The U.S. Navy and the Defense POW/MIA Accounting Agency on Tuesday held a reinterment ceremony at the National Memorial Cemetery of the Pacific in Honolulu, laying to rest the final 33 sailors on the USS Oklahoma after hundreds of others were identified in a years-long project that began decades after the “date which will live in infamy.”

On Dec. 7, 1941, 429 men died aboard the USS Oklahoma, most of them trapped below decks when the ship was torpedoed and capsized.

It would be months before the Oklahoma was righted, and when the remains of the crew members were recovered, most were unidentified and buried in common graves.

But in 2015, the Department of Defense announced a concerted effort to use modern forensics to identify those sailors and bring them home.

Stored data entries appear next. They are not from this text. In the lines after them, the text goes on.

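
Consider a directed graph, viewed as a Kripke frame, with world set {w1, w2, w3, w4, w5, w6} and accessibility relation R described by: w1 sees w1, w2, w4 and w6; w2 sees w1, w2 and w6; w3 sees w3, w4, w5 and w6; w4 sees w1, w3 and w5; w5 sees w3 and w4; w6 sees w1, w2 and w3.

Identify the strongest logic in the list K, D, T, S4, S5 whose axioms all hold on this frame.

Serial (axiom D): yes — every world has a successor (e.g. w1 R w1).
Reflexive (axiom T): no — w4 is not related to itself.
Transitive (axiom 4): no — w1 R w4 and w4 R w3, but not w1 R w3.
Euclidean (axiom 5): no — w1 R w2 and w1 R w4, but not w2 R w4.
So F validates K, D; T would additionally require R to be reflexive. The strongest is D.

D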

When George Sternisha of Crest Hill got the call that the remains of his uncle Michael Galajdik had been positively identified, he said it was a day his mother could only dream of, calling it her “wish come true.”

Galajdik, who was 25 at the time of his death, was laid to rest with full military honors at the Abraham Lincoln Cemetery in Will County in 2017 – a hero’s funeral more than 70 years after he left home to serve his country.

Identifications like Galajdik’s have taken place hundreds of times since the USS Oklahoma project began.

Of the remains of 388 sailors disinterred in 2015, 355 have since been individually identified, as scientists inventoried and catalogued nearly 13,000 bones, sampling almost 5,000 for DNA testing. The final 33 sailors who were not individually identified via DNA testing were all accounted for in October, designated as group remains and laid to rest Tuesday, according to the DPAA.

At a news conference at Pearl Harbor Monday announcing the project’s conclusion, officials said their work fulfills a promise given to all who serve their nation in war.

“Their country will do nothing, and stop at nothing, to bring them home,” one DPAA official said.

On Tuesday, the remains of the final 33 crew members from the USS Oklahoma were reinterred, their names inscribed in the cemetery’s Courts of the Missing as a lasting memorial to their service.

More than 2,400 American service members and civilians died in the attack on Pearl Harbor, with one official at Tuesday's ceremony describing it as: "They gifted us their tomorrows, for our today."